大八は浪人侍(龍磨)を用心棒に雇っている。龍磨さん、佐七役で殺されて引っ込んだところを、座長から浪人役で再度「復活」するように言われたとか。大八一味と対峙する弥太郎。なんと(!)用心棒が昔の知り合いだったことに気づく。旧交を温め合う二人。あわてる大八一味だが、結局弥太郎に成敗される。

お雪からもらった簪を頭にさし、再び旅に出ようとする弥太郎。そこに例の鳥追い女が。逃げる弥太郎を鳥追い女が追いかける。

ヤクザ間の抗争、だまし討ち、復讐が軸に展開する物語なのだけど、暗さがほとんどないのは眼目が弥太郎のカッコ良さを描く点にあるからだろう。その軽さ、明るさが一竜座にぴったり。演者たちも十分それを承知で演じるので、楽しい。アドリブ満載。台詞を噛んでも、それもすべて笑いに取り込んでしまう。

こういうお芝居、大阪のお客さんがよろこばないはずはない。客席との阿吽の呼吸の掛け合い。それも日を追う毎にテンポがそしてピッチが上がって行った。最初は手探り状態だったのだろうけど、それを掴んでからはの進展ぶりは、ただおみごととしか言いようがない。3月の明生座(一回しか観ていませんが)と比べると、観客とのキャッチボールがどんどんスムーズになって行っている。

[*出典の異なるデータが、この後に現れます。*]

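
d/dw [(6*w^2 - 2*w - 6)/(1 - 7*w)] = 2*(-21*w^2 + 6*w - 22)/(49*w^2 - 14*w + 1)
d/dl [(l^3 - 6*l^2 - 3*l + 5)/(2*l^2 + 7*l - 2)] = (2*l^4 + 14*l^3 - 42*l^2 + 4*l - 29)/(4*l^4 + 28*l^3 + 41*l^2 - 28*l + 4)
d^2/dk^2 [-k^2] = -2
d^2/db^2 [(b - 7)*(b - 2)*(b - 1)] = 6*b - 20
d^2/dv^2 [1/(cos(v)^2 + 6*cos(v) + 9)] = 2*(3*cos(v) - cos(2*v) + 2)/(cos(v) + 3)^4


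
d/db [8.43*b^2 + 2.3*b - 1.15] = 16.86*b + 2.3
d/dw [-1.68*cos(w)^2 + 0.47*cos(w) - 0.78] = (3.36*cos(w) - 0.47)*sin(w)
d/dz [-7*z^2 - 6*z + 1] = -14*z - 6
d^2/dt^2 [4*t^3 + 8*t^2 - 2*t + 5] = 24*t + 16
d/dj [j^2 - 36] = 2*j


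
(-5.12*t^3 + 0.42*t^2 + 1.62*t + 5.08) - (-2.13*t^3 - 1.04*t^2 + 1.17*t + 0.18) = -2.99*t^3 + 1.46*t^2 + 0.45*t + 4.9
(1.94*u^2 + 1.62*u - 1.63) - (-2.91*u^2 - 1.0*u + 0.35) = 4.85*u^2 + 2.62*u - 1.98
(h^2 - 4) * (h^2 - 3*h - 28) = h^4 - 3*h^3 - 32*h^2 + 12*h + 112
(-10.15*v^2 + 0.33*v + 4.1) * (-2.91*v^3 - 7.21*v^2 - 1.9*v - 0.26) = 29.5365*v^5 + 72.2212*v^4 + 4.9747*v^3 - 27.549*v^2 - 7.8758*v - 1.066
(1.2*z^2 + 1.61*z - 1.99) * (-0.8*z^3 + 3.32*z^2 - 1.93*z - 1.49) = -0.96*z^5 + 2.696*z^4 + 4.6212*z^3 - 11.5021*z^2 + 1.4418*z + 2.9651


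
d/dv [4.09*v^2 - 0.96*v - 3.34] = 8.18*v - 0.96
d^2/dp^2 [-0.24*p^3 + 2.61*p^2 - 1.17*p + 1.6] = 5.22 - 1.44*p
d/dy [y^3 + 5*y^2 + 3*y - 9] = 3*y^2 + 10*y + 3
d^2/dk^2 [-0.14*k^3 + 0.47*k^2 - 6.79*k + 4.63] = 0.94 - 0.84*k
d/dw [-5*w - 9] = -5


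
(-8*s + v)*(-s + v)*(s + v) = 8*s^3 - s^2*v - 8*s*v^2 + v^3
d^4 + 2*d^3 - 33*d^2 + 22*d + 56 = (d - 4)*(d - 2)*(d + 1)*(d + 7)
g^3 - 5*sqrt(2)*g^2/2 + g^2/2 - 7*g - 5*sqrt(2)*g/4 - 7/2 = (g + 1/2)*(g - 7*sqrt(2)/2)*(g + sqrt(2))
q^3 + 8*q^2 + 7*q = q*(q + 1)*(q + 7)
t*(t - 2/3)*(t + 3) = t^3 + 7*t^2/3 - 2*t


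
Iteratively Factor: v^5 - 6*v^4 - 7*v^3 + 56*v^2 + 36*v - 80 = (v + 2)*(v^4 - 8*v^3 + 9*v^2 + 38*v - 40) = (v - 4)*(v + 2)*(v^3 - 4*v^2 - 7*v + 10) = (v - 5)*(v - 4)*(v + 2)*(v^2 + v - 2) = (v - 5)*(v - 4)*(v + 2)^2*(v - 1)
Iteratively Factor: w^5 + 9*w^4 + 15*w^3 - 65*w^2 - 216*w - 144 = (w + 4)*(w^4 + 5*w^3 - 5*w^2 - 45*w - 36) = (w - 3)*(w + 4)*(w^3 + 8*w^2 + 19*w + 12) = (w - 3)*(w + 1)*(w + 4)*(w^2 + 7*w + 12) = (w - 3)*(w + 1)*(w + 3)*(w + 4)*(w + 4)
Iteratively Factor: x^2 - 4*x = (x - 4)*(x)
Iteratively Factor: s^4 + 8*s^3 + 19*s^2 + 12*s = (s)*(s^3 + 8*s^2 + 19*s + 12) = s*(s + 4)*(s^2 + 4*s + 3) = s*(s + 3)*(s + 4)*(s + 1)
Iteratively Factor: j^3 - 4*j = (j - 2)*(j^2 + 2*j) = j*(j - 2)*(j + 2)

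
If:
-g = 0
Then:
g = 0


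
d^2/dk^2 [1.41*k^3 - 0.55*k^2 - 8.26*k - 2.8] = 8.46*k - 1.1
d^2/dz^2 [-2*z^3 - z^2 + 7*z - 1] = -12*z - 2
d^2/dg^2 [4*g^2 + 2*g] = 8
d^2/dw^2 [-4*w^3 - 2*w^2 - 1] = -24*w - 4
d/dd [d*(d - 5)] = 2*d - 5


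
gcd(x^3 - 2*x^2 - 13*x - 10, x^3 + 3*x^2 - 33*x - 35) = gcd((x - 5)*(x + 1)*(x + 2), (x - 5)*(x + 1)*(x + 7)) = x^2 - 4*x - 5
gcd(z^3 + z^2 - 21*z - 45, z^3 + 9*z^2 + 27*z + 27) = z^2 + 6*z + 9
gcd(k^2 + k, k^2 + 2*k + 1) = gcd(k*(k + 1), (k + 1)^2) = k + 1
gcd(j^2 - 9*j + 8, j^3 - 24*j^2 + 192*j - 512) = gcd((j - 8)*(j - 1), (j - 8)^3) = j - 8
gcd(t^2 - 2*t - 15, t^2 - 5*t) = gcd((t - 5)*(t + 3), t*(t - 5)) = t - 5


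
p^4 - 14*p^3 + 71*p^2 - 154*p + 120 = (p - 5)*(p - 4)*(p - 3)*(p - 2)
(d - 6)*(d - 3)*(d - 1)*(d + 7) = d^4 - 3*d^3 - 43*d^2 + 171*d - 126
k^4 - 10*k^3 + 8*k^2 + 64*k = k*(k - 8)*(k - 4)*(k + 2)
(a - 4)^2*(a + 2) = a^3 - 6*a^2 + 32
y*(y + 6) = y^2 + 6*y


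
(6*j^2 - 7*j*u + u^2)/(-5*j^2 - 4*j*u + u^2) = (-6*j^2 + 7*j*u - u^2)/(5*j^2 + 4*j*u - u^2)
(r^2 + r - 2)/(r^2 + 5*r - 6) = (r + 2)/(r + 6)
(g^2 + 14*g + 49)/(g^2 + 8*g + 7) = (g + 7)/(g + 1)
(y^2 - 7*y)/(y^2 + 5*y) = (y - 7)/(y + 5)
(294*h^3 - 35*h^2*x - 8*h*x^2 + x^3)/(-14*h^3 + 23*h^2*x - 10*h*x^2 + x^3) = (-42*h^2 - h*x + x^2)/(2*h^2 - 3*h*x + x^2)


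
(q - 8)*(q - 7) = q^2 - 15*q + 56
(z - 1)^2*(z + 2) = z^3 - 3*z + 2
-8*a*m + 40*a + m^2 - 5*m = (-8*a + m)*(m - 5)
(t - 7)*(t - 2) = t^2 - 9*t + 14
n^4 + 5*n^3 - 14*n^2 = n^2*(n - 2)*(n + 7)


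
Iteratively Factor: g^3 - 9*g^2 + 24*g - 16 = (g - 4)*(g^2 - 5*g + 4) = (g - 4)*(g - 1)*(g - 4)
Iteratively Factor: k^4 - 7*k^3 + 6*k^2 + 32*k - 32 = (k + 2)*(k^3 - 9*k^2 + 24*k - 16) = (k - 4)*(k + 2)*(k^2 - 5*k + 4) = (k - 4)*(k - 1)*(k + 2)*(k - 4)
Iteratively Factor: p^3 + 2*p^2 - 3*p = (p - 1)*(p^2 + 3*p) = p*(p - 1)*(p + 3)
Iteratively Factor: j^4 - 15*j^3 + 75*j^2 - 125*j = (j - 5)*(j^3 - 10*j^2 + 25*j) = (j - 5)^2*(j^2 - 5*j) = (j - 5)^3*(j)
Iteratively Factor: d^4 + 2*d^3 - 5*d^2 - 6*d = (d)*(d^3 + 2*d^2 - 5*d - 6) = d*(d + 1)*(d^2 + d - 6) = d*(d - 2)*(d + 1)*(d + 3)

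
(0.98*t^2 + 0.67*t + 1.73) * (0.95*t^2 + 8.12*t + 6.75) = 0.931*t^4 + 8.5941*t^3 + 13.6989*t^2 + 18.5701*t + 11.6775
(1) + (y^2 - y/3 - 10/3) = y^2 - y/3 - 7/3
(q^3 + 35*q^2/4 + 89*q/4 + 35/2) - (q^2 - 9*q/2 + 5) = q^3 + 31*q^2/4 + 107*q/4 + 25/2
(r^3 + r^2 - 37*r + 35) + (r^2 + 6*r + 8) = r^3 + 2*r^2 - 31*r + 43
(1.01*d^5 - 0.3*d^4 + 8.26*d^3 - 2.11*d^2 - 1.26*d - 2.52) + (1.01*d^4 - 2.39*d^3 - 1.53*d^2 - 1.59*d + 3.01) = 1.01*d^5 + 0.71*d^4 + 5.87*d^3 - 3.64*d^2 - 2.85*d + 0.49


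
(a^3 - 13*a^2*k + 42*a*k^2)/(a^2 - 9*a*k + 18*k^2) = a*(a - 7*k)/(a - 3*k)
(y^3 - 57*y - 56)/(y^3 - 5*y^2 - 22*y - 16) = (y + 7)/(y + 2)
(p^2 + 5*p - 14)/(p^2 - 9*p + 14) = (p + 7)/(p - 7)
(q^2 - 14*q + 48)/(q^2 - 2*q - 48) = (q - 6)/(q + 6)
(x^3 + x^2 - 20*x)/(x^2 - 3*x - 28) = x*(-x^2 - x + 20)/(-x^2 + 3*x + 28)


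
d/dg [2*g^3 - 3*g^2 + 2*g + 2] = 6*g^2 - 6*g + 2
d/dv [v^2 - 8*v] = 2*v - 8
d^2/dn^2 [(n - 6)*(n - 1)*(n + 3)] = 6*n - 8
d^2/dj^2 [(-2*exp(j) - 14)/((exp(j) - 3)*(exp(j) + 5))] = 2*(-exp(4*j) - 26*exp(3*j) - 132*exp(2*j) - 478*exp(j) - 435)*exp(j)/(exp(6*j) + 6*exp(5*j) - 33*exp(4*j) - 172*exp(3*j) + 495*exp(2*j) + 1350*exp(j) - 3375)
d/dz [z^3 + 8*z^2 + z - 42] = 3*z^2 + 16*z + 1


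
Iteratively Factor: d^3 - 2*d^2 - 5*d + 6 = (d + 2)*(d^2 - 4*d + 3) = (d - 3)*(d + 2)*(d - 1)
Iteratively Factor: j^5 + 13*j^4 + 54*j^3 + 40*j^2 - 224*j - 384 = (j + 4)*(j^4 + 9*j^3 + 18*j^2 - 32*j - 96) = (j + 4)^2*(j^3 + 5*j^2 - 2*j - 24) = (j + 3)*(j + 4)^2*(j^2 + 2*j - 8) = (j + 3)*(j + 4)^3*(j - 2)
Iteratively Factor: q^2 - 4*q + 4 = (q - 2)*(q - 2)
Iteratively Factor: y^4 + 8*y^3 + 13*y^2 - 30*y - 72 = (y - 2)*(y^3 + 10*y^2 + 33*y + 36) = (y - 2)*(y + 3)*(y^2 + 7*y + 12) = (y - 2)*(y + 3)^2*(y + 4)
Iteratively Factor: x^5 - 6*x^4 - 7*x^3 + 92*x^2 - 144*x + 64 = (x + 4)*(x^4 - 10*x^3 + 33*x^2 - 40*x + 16) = (x - 4)*(x + 4)*(x^3 - 6*x^2 + 9*x - 4) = (x - 4)^2*(x + 4)*(x^2 - 2*x + 1) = (x - 4)^2*(x - 1)*(x + 4)*(x - 1)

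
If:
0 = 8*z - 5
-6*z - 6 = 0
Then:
No Solution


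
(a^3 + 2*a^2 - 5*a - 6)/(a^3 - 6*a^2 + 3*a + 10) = (a + 3)/(a - 5)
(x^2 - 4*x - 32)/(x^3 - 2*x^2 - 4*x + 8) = (x^2 - 4*x - 32)/(x^3 - 2*x^2 - 4*x + 8)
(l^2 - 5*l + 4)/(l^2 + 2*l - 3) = (l - 4)/(l + 3)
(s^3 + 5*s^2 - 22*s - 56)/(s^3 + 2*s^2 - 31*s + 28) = (s + 2)/(s - 1)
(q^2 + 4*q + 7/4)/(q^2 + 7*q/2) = (q + 1/2)/q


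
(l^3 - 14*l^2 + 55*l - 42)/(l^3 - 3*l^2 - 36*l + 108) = (l^2 - 8*l + 7)/(l^2 + 3*l - 18)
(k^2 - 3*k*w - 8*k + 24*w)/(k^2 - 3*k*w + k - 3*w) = (k - 8)/(k + 1)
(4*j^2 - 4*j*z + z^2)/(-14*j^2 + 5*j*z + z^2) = (-2*j + z)/(7*j + z)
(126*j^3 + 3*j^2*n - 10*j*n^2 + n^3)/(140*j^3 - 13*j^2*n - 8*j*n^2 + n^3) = (18*j^2 + 3*j*n - n^2)/(20*j^2 + j*n - n^2)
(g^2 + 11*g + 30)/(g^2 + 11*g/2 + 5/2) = 2*(g + 6)/(2*g + 1)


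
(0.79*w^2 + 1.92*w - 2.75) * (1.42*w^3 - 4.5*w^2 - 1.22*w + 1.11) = 1.1218*w^5 - 0.8286*w^4 - 13.5088*w^3 + 10.9095*w^2 + 5.4862*w - 3.0525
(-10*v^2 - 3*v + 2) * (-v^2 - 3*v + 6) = 10*v^4 + 33*v^3 - 53*v^2 - 24*v + 12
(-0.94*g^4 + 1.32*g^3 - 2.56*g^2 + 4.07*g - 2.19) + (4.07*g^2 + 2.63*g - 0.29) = -0.94*g^4 + 1.32*g^3 + 1.51*g^2 + 6.7*g - 2.48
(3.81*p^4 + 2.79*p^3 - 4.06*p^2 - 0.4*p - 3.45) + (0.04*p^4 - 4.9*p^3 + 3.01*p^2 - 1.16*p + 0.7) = 3.85*p^4 - 2.11*p^3 - 1.05*p^2 - 1.56*p - 2.75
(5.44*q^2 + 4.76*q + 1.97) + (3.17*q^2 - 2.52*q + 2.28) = 8.61*q^2 + 2.24*q + 4.25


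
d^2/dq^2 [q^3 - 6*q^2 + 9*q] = 6*q - 12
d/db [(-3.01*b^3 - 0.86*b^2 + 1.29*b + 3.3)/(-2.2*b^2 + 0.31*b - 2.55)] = (6.622*b^4 - 1.8662*b^3 + 25.5979*b^2 + 18.906*b - 4.3125)/(4.84*b^4 - 1.364*b^3 + 11.3161*b^2 - 1.581*b + 6.5025)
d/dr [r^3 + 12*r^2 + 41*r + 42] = 3*r^2 + 24*r + 41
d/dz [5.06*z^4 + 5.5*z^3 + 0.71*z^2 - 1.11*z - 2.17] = 20.24*z^3 + 16.5*z^2 + 1.42*z - 1.11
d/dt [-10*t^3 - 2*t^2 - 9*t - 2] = -30*t^2 - 4*t - 9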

ものすごい勢いで観客の心を掴むのに成功している一竜座。抜きん出て芸達者な竜也座長、白龍さん、そして獅童さん。そこにこれまた上手い中堅の光志さんが加わり、中心メンバーは他劇団とは比べるべくもないくらい充実している。若手の龍磨さん、とくたろうさん、力さんも清新な息吹を芝居、舞踊に吹き込んでいる。こちらも確かな手応え。女性陣は多少手薄だけれど、これから力を付けて行くだろう。路線としてはお芝居は軽めに、舞踊ショーは目一杯充実させるという方針だと思われる。観客をみながら明確に立ち位置を図り、そしてその結果を舞台に反映させてゆく座長。